Chief Judge Questions Judicial Boycotts in Tossing Complaint

May 29, 2025, 3:06 PM UTC

A federal appeals court chief judge dismissed a misconduct complaint against a district judge who will no longer hire law clerks from Columbia University, but said “widespread judicial boycotting” could lead to lower public confidence in the courts.

US District Judge Daniel Traynor of the District of North Dakota is among the 13 federal judges who signed a letter last year, promising not to hire law clerks from Columbia over its handling of student protests on the Israel-Hamas war. A newly released April 8 order from Chief Judge Steven M. Colloton of the US Court of Appeals for the Eighth Circuit dismissing the complaint didn’t name Traynor, but he’s the only trial judge from that circuit who is part of the boycott.

According to Colloton’s order, Traynor said in written responses that the letter “was to utilize the slight influence judges have to positively impact our educational institutions.” He also said the letter would promote confidence in the judiciary and that “judges have an obligation to encourage the very best in the legal academy.”

Colloton said several of the allegations in the complaint don’t meet the bar for showing potential misconduct.
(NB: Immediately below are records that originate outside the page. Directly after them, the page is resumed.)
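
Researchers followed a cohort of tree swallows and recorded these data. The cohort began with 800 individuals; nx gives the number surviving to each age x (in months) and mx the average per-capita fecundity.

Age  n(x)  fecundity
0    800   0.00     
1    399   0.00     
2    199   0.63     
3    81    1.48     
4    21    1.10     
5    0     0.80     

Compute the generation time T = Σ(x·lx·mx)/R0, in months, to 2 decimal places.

2.62

lx = nx/n0 = nx/800: 1, 0.49875, 0.24875, 0.10125, 0.02625, 0
lx·mx: 0, 0, 0.156713…, 0.14985…, 0.028875…, 0 → R0 = 0.335438…
x·lx·mx: 0, 0, 0.313425…, 0.44955…, 0.1155…, 0 → Σ = 0.878475…
T = 0.878475… / 0.335438… = 2.618893… → 2.62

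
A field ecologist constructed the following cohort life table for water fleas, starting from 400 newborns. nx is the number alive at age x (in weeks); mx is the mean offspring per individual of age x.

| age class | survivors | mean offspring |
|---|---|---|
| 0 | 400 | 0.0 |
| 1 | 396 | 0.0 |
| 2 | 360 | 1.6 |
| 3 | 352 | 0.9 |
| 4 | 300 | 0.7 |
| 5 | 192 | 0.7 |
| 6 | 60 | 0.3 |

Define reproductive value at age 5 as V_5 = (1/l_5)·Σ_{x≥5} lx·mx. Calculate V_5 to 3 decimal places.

lx = nx/n0 = nx/400: 1, 0.99, 0.9, 0.88, 0.75, 0.48, 0.15
lx·mx for x ≥ 5: 0.336, 0.045 → sum = 0.381
V_5 = 0.381 / l_5 = 0.381 / 0.48 = 0.79375 → 0.794

0.794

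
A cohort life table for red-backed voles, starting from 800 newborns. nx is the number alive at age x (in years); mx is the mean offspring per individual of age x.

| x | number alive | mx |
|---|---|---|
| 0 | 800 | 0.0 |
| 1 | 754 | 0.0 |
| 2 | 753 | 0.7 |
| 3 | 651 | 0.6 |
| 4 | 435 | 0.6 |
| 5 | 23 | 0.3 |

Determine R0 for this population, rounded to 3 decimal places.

1.482

lx = nx/n0 = nx/800: 1, 0.9425, 0.94125, 0.81375, 0.54375, 0.02875
lx·mx by age: 0, 0, 0.658875, 0.48825, 0.32625, 0.008625
R0 = Σ lx·mx = 1.482 → 1.482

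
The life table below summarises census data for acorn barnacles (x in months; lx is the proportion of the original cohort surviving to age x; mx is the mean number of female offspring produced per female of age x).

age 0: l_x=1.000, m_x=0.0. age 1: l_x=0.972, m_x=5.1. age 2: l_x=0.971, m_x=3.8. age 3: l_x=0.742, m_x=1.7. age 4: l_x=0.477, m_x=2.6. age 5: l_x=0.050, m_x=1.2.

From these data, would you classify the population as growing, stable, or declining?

R0 = Σ lx·mx = 0 + 4.9572 + 3.6898 + 1.2614 + 1.2402 + 0.06 = 11.2086
R0 > 1, so the population is growing.

growing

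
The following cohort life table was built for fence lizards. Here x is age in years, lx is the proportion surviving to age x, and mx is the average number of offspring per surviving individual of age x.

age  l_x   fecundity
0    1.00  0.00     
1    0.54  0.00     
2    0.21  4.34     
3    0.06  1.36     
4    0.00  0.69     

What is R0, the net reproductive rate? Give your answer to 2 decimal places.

0.99

lx·mx by age: 0, 0, 0.9114, 0.0816, 0
R0 = Σ lx·mx = 0.993 → 0.99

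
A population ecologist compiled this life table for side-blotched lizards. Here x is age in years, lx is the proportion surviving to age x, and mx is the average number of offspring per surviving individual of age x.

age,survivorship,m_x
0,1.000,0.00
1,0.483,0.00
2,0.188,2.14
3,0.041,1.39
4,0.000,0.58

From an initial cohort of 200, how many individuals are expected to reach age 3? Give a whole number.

8

Expected survivors = N0 · l_3 = 200 × 0.041 = 8.2 → 8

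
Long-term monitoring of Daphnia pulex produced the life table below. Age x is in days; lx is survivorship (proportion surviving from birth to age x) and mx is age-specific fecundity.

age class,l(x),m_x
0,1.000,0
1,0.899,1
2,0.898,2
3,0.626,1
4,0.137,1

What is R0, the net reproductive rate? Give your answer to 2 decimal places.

3.46

lx·mx by age: 0, 0.899, 1.796, 0.626, 0.137
R0 = Σ lx·mx = 3.458 → 3.46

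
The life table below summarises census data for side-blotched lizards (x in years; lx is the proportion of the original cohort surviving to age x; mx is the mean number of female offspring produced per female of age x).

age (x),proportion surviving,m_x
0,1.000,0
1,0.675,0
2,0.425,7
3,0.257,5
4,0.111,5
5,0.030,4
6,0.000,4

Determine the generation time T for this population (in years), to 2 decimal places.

lx·mx: 0, 0, 2.975, 1.285, 0.555, 0.12, 0 → R0 = 4.935
x·lx·mx: 0, 0, 5.95, 3.855, 2.22, 0.6, 0 → Σ = 12.625
T = 12.625 / 4.935 = 2.558257… → 2.56

2.56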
But he said there’s a question about whether participating in such a boycott could lead to lower public confidence in the courts.

Colloton said that participating in a boycott could raise a problem “where judges seek through the allocation of publicly-funded employment opportunities (or other allocations of public funds) to influence the behavior of private institutions on matters of public concern.”

“The boycott at issue here involves only thirteen federal judges and one private institution, but the practice—if approved and widely accepted—could proliferate. Judges will have different views on what causes are righteous and which institutions or entities should be targeted,” Colloton wrote. “Widespread judicial boycotting based on issues of the day may well have the potential to embroil the judiciary in extrajudicial public controversies and to lower public confidence in the courts among reasonable people.”

“There is thus a substantial question whether judges cross an important line when they go beyond expressing their personal views in an effort to persuade and begin using their power as government officials to pressure private institutions to conform to the judges’ preferences,” he added.

Still, Colloton said the complaint should be dismissed “under the present circumstances.” He said that there was no guidance for the district judge on whether participating in a boycott is a “forbidden” activity for federal judges, and the code of conduct for federal judges or any ethics authorities for the judiciary don’t address boycotts.

“The matter may be appropriate for study by those who revise and interpret the Code of Conduct, but a judicial-conduct proceeding is not the appropriate forum for developing or advising on the ethical canons,” Colloton wrote.

A staffer in Colloton’s chambers said the judge doesn’t take media requests. Traynor didn’t immediately return a request for comment.

Judges James Ho of the Fifth Circuit and Lisa Branch of the Eleventh Circuit, who signed the Columbia letter, have also said they won’t hire law clerks from Yale and Stanford over those institutions’ handling of student protesters.

Other judges have also had misconduct complaints dismissed against them for having signed the Columbia University boycott letter.

Traynor last year also rejected a motion for him to recuse himself from a lawsuit on protests against the Dakota Access pipeline, over his participation in the Columbia boycott. Attorneys behind the recusal motion said they list a Columbia Law School initiative in their signature block in the complaint, and that Columbia students are working on the litigation. But Traynor said he isn’t biased against any Columbia students, programs, or faculty.